[Performance] Implement StackArray of several sizes and use it for storing Attributes and Children
Closed this issue · 0 comments
twop commented
Context
Currently adding an attribute to a widget involves a heap allocation of a new array.
Copy pasting (at the moment of creation of this issue):
static member inline AddScalarAttribute(this: ^T :> IWidgetBuilder, attr: ScalarAttribute) =
let attribs = this.ScalarAttributes
let attribs2 = Array.zeroCreate(attribs.Length + 1) // <--- allocating a new one
Array.blit attribs 0 attribs2 0 attribs.Length
attribs2.[attribs.Length] <- attr
let result =
(^T: (new : ScalarAttribute [] * WidgetAttribute [] * WidgetCollectionAttribute [] -> ^T) (attribs2,
this.WidgetAttributes,
this.WidgetCollectionAttributes))
result
Problems with that approach
- We allocate a new array on the heap for each attribute. Note that this gives amazing ergonomics due to immutability that allows safe reuse of widgets, so it is there for a good reason!

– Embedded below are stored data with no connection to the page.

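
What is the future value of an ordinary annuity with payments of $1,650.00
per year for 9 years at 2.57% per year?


Formula: FV = PMT * ((1+r)^n - 1) / r
Growth factor: (1 + 0.0257)^9 = 1.25656
Numerator: 1.25656 - 1 = 0.25656
FV = $1,650.00 * 0.25656 / 0.0257 = $16,471.75

$16,471.75


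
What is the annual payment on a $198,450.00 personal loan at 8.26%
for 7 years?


Formula: PMT = PV * r / (1 - (1+r)^(-n))
Denominator: 1 - (1 + 0.0826)^(-7) = 0.426248
Numerator: $198,450.00 * 0.0826 = 16391.97
PMT = 16391.97 / 0.426248 = $38,456.37

$38,456.37


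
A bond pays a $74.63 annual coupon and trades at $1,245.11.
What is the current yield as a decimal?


Formula: Current yield = annual coupon / price
Substituting: CY = $74.63 / $1,245.11
CY = 0.059938

0.059938


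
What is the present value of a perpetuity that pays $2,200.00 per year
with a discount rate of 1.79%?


Formula: PV = C / r
Substituting: PV = $2,200.00 / 0.0179
PV = $122,905.03

$122,905.03


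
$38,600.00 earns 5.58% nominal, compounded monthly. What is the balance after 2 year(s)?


Formula: FV = P * (1 + r/m)^(m*t)
Period rate: r/m = 0.0558 / 12 = 0.00465
Total periods: m*t = 12 * 2 = 24
Growth factor: (1 + 0.00465)^24 = 1.117776
FV = $38,600.00 * 1.117776 = $43,146.17

$43,146.17


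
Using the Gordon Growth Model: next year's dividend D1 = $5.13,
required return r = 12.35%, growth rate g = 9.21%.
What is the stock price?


Formula: P = D1 / (r - g)
Spread: r - g = 0.1235 - 0.0921 = 0.0314
Substituting: P = $5.13 / 0.0314
P = $163.38

$163.38


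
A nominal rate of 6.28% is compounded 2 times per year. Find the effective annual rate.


Formula: EAR = (1 + r/m)^m - 1
Period rate: r/m = 0.0628 / 2 = 0.0314
Compounding: (1 + 0.0314)^2 = 1.063786
EAR = 1.063786 - 1 = 0.063786

0.063786


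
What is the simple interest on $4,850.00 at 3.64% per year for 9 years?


Formula: I = P * r * t
Substituting: I = $4,850.00 * 0.0364 * 9
Step: I = $4,850.00 * 0.3276
I = $1,588.86

$1,588.86


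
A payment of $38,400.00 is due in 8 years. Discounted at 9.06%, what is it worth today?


Formula: PV = FV / (1 + r)^n
Substituting: PV = $38,400.00 / (1 + 0.0906)^8
Discount factor: (1.0906)^8 = 2.001354
PV = $38,400.00 / 2.001354 = $19,187.01

$19,187.01


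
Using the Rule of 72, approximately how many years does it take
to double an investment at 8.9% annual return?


Formula: Years ≈ 72 / r
Substituting: Years ≈ 72 / 8.9
Years ≈ 8.1

8.1 years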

- Most of the time (like 99.9%) these prev allocated arrays (
let attribs = this.ScalarAttributes
) are short lived and apply pressure on GC - Cache misses during attribute diffing. E.g. In order to traverse attributes we need to follow the pointer where these attributes are located.
Proposed solution
Use a technique commonly used in high performance computing when you know that arrays are going to be mostly small.
pseudocode:
[<Struct>]
type StackArrayN<'a> = {
Size: uint
Item0: 'a // initialized with 'default'
Item1: 'a
....
ItemN: 'a
PostN: 'a[] // needs to be initialized with null. e.g. 'default'
}
As you might guessed it is a bit tricky to work with and it needs to be explicitly written for each N. BUT it doesn't allocate anything before we reach N. Which makes traversal and creation very CPU cache friendly (in a happy path)
Luckily we have only a handful of use cases when it is applicable
Usecases
- Storing Attributes in a Widget, double win for creation and diffing perf
- Children of Widgets, usually we have at most 1 type of children attributes with some exceptions, thus StackArray1 might be a good candidate for those, although I'm not sure if we can actually do that given the recursive nature of types.

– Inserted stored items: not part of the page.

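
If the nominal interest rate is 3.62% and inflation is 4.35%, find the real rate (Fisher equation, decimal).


Formula: (1 + r_real) = (1 + r_nom) / (1 + inflation)
Substituting: (1 + r_real) = 1.0362 / 1.0435
(1 + r_real) = 0.993004
r_real = 0.993004 - 1 = -0.006996

-0.006996


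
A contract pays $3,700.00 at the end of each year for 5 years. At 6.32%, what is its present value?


Formula: PV = PMT * (1 - (1+r)^(-n)) / r
Discount factor: (1 + 0.0632)^(-5) = 0.73608
Bracket: 1 - 0.73608 = 0.26392
PV = $3,700.00 * 0.26392 / 0.0632 = $15,451.00

$15,451.00


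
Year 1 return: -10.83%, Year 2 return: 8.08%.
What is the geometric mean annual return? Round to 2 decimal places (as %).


Formula: Geometric mean = ((1+r1)*(1+r2))^(1/2) - 1
Product: (1 + -0.1083) * (1 + 0.0808) = 0.8917 * 1.0808 = 0.963749
Square root: 0.963749^0.5 = 0.981707
Geometric mean = 0.981707 - 1 = -0.018293
As percentage: -1.83%

-1.83%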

- Any other small collections
Notes
- Exact N needs to be determined from some existing code bases. Ideally we would run a project with a build that can capture usage profile. I would aim for p90 if it is not too big of a number. From what I saw it is probably somewhere between 5 and 10. @TimLariviere you are probably more knowledgeable in that regard.
Downsides
- Storing Widgets will consume more memory. Assuming we use N=5(TBD) for Attributes. For 1000 Widgets (which is a pretty large number) 5 * 32 bytes (upper limit of Attribute size) * 1000 = 150Kb. Totally fine by me
- It is super cumbersome to work with, how to iterate them with no dynamic dispatch nor allocations?
- Sorting is probably going to be a pain